Theolog yang menganut pendekatan ini, antara lain adalah Rudolf Bultmann. Sedangkan Kristologi dari bawah, memiliki pendekatan yang justru kebalikan dari pandangan tersebut di atas. Pandangan ini justru memperhatikan secara sungguh2 siapa Yesus ketika Dia berada di dalam dunia. Bagaimana hidupNya, siapakah Dia menurut orang-orang di sekitarNya, bagaimana kuasaNya, serta apa yang dikatakanNya. Semua itu menunjukkan siapa Dia sesungguhnya. Sebagai contoh, kita dapat melihat khotbah Petrus pada Kis.2. Setelah dia menguraikan hidup dan kuasa Yesus, bagaimana Dia akhirnya bangkit mengalahkan maut, maka Petrus menyerukan: "Jadi, seluruh kaum Israel harus tahu dengan pasti, bahwa Allah telah membuat Yesus, yang kamu salibkan itu, menjadi Tuhan dan Kristus" (2:36). Theolog yang menganut pandangan ini adalah W. Pannenberg.
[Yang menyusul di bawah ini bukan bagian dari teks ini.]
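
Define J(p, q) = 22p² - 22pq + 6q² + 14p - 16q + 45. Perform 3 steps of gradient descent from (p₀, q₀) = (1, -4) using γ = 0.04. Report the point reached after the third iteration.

∇J = (44p - 22q + 14, -22p + 12q - 16)
Step 1: at (1, -4), ∇J = (146, -86) → (1, -4) − 0.04·(146, -86) = (-4.84, -0.56)
Step 2: at (-4.84, -0.56), ∇J = (-186.64, 83.76) → (-4.84, -0.56) − 0.04·(-186.64, 83.76) = (2.6256, -3.9104)
Step 3: at (2.6256, -3.9104), ∇J = (215.5552, -120.688) → (2.6256, -3.9104) − 0.04·(215.5552, -120.688) = (-5.996608, 0.91712)

(-5.996608, 0.91712)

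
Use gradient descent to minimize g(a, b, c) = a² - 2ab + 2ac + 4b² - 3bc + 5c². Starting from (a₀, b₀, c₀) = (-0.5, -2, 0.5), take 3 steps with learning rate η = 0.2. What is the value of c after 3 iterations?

-4.256

∇g = (2a - 2b + 2c, -2a + 8b - 3c, 2a - 3b + 10c)
(a₁, b₁, c₁) = (-0.5, -2, 0.5) − 0.2·(4, -16.5, 10) = (-1.3, 1.3, -1.5)
(a₂, b₂, c₂) = (-1.3, 1.3, -1.5) − 0.2·(-8.2, 17.5, -21.5) = (0.34, -2.2, 2.8)
(a₃, b₃, c₃) = (0.34, -2.2, 2.8) − 0.2·(10.68, -26.68, 35.28) = (-1.796, 3.136, -4.256)
c = -4.256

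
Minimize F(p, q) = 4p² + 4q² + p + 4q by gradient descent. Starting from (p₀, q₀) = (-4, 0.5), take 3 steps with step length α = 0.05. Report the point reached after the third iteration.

∇F = (8p + 1, 8q + 4)
Step 1: at (-4, 0.5), ∇F = (-31, 8) → (-4, 0.5) − 0.05·(-31, 8) = (-2.45, 0.1)
Step 2: at (-2.45, 0.1), ∇F = (-18.6, 4.8) → (-2.45, 0.1) − 0.05·(-18.6, 4.8) = (-1.52, -0.14)
Step 3: at (-1.52, -0.14), ∇F = (-11.16, 2.88) → (-1.52, -0.14) − 0.05·(-11.16, 2.88) = (-0.962, -0.284)

(-0.962, -0.284)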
Penulis-penulis Perjanjian Baru dengan jelas menunjukkan siapa Yesus dari kesaksian orang-orang di sekitarNya. Sekalipun ada ahli yang menolak kesaksian murid-murid Yesus, namun sesungguhnya kesaksian merekalah yang patut kita dengarkan. Mengapa? Karena mereka adalah orang-orang terdekat Tuhan Yesus. Tuhan Yesus telah hidup bersama mereka selama 3 tahun secara terus menerus. Mereka bukan hanya tahu tentang Yesus (knowing "about" Jesus) tetapi sungguh mengenal dan hidup bersama Yesus. Mereka secara langsung mendengar perkataan2 Yesus, serta menyaksikan seluruh hidupNya yang penuh kasih dan kuasa. Maka sebenarnya sangat aneh bila ada theolog yang meragukan dan menolak kesaksian mereka tentang Yesus. Jika demikian, secara logis, mereka juga seharusnya meragukan dan menolak kesaksian siapapun! Itu berarti, seluruh pandangan theolog-theolog tersebut tentang Tuhan Yesus, boleh kita anggap nol besar! Itulah sebabnya, saya melihat betapa ironisnya theolog2 tertentu, yang mencoba memiliki doktrin Kristologi, namun mereka menghancurkan dasar dan sumber mereka, yaitu Alkitab dan kesaksian murid-murid.